One more thing which Paatal Lok highlights are the gender stereotypes created by the society. In Paatal Lok, the lady police officer did not even try to check once if Cheeni was a transgender woman. She just judged that she is a female by her appearance.

A lot of people are like her, who judge people by their appearance. It shows how we have created gender stereotypes. For example, long hair, strutting, pink colour, etc. are associated with girls, and short hair, muscular body, etc. are associated with boys. This is so messed up!

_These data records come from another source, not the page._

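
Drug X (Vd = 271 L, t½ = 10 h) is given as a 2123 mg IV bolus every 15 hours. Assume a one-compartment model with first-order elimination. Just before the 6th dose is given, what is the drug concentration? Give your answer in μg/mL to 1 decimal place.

f = (1/2)^(τ/t½) = (1/2)^(15/10) ≈ 0.3536.
C₀ = D/Vd = 2123/271 ≈ 7.834 μg/mL.
Before the 6th dose, 5 doses have been given. Superposition: Cmin = C₀·(f + f² + … + f^5).
≈ 7.834 × (0.3536 + 0.1250 + 0.0442 + 0.0156 + 0.0055) ≈ 7.834 × 0.5439 ≈ 4.261 μg/mL.

4.3 μg/mL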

Trans Community, in absence of separate prisons, have to face assault and sexual harassment from police offers and fellow inmates. Source: Them.us

Prison officers must be sensitised about transgender people. They either make fun of them or beat them, or enable these things when other prisoners do it. So many transgender people are sexually harassed inside the prison, but rarely does it become a breaking news.

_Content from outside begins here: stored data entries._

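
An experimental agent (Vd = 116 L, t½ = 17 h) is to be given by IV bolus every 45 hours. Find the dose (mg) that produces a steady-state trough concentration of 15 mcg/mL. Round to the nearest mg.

τ/t½ = 45/17 ≈ 2.6471, so f = (1/2)^(45/17) ≈ 0.159645.
Cmin,ss = (D/Vd)·f/(1−f), so D = Cmin,ss·Vd·(1−f)/f.
D = 15 × 116 × (1−f)/f ≈ 15 × 116 × 5.26390 ≈ 9159.19 mg.

9159 mg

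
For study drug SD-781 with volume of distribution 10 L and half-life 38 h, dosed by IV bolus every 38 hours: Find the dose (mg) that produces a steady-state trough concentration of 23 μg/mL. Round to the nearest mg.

τ/t½ = 38/38 ≈ 1, so f = (1/2)^(38/38) ≈ 0.500000.
Cmin,ss = (D/Vd)·f/(1−f), so D = Cmin,ss·Vd·(1−f)/f.
D = 23 × 10 × (1−f)/f ≈ 23 × 10 × 1.00000 ≈ 230.00 mg.

230 mg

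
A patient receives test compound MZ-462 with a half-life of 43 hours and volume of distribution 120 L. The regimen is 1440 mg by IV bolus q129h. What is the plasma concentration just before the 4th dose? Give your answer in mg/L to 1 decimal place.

1.7 mg/L

f = (1/2)^(τ/t½) = (1/2)^(129/43) ≈ 0.1250.
C₀ = D/Vd = 1440/120 ≈ 12.000 mg/L.
Before the 4th dose, 3 doses have been given. Superposition: Cmin = C₀·(f + f² + … + f^3).
≈ 12.000 × (0.1250 + 0.0156 + 0.0020) ≈ 12.000 × 0.1426 ≈ 1.711 mg/L.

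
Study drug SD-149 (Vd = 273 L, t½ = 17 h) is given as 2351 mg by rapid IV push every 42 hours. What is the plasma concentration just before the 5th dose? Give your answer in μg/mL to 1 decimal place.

1.9 μg/mL

f = (1/2)^(τ/t½) = (1/2)^(42/17) ≈ 0.1804.
C₀ = D/Vd = 2351/273 ≈ 8.612 μg/mL.
Before the 5th dose, 4 doses have been given. Superposition: Cmin = C₀·(f + f² + … + f^4).
≈ 8.612 × (0.1804 + 0.0325 + 0.0059 + 0.0011) ≈ 8.612 × 0.2199 ≈ 1.894 μg/mL.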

Keeping them in male or female cells violates their Fundamental Rights, mainly Right to Equality (Article 14) and Right to life (Article 21). It has been six years, and nobody is paying attention. Had the same thing happened to any cisgender person, people would have been discussing it everywhere. Just because it is related to transgender people, the Government is delaying it for the future, or it may never even be solved.

Keeping transgender people with cisgender people in prisons makes them discomforted the same way as a woman in a prison cell full of men or vice versa. That is the extent of seriousness of this issue.

Note that I am talking about prisons and not cells, because giving them a separate cell in the same prison will not solve the problem. They face problems all around the prison and not just in cells.

Therefore, it is our duty to make it a mass movement and put pressure upon the authorities to take this issue seriously.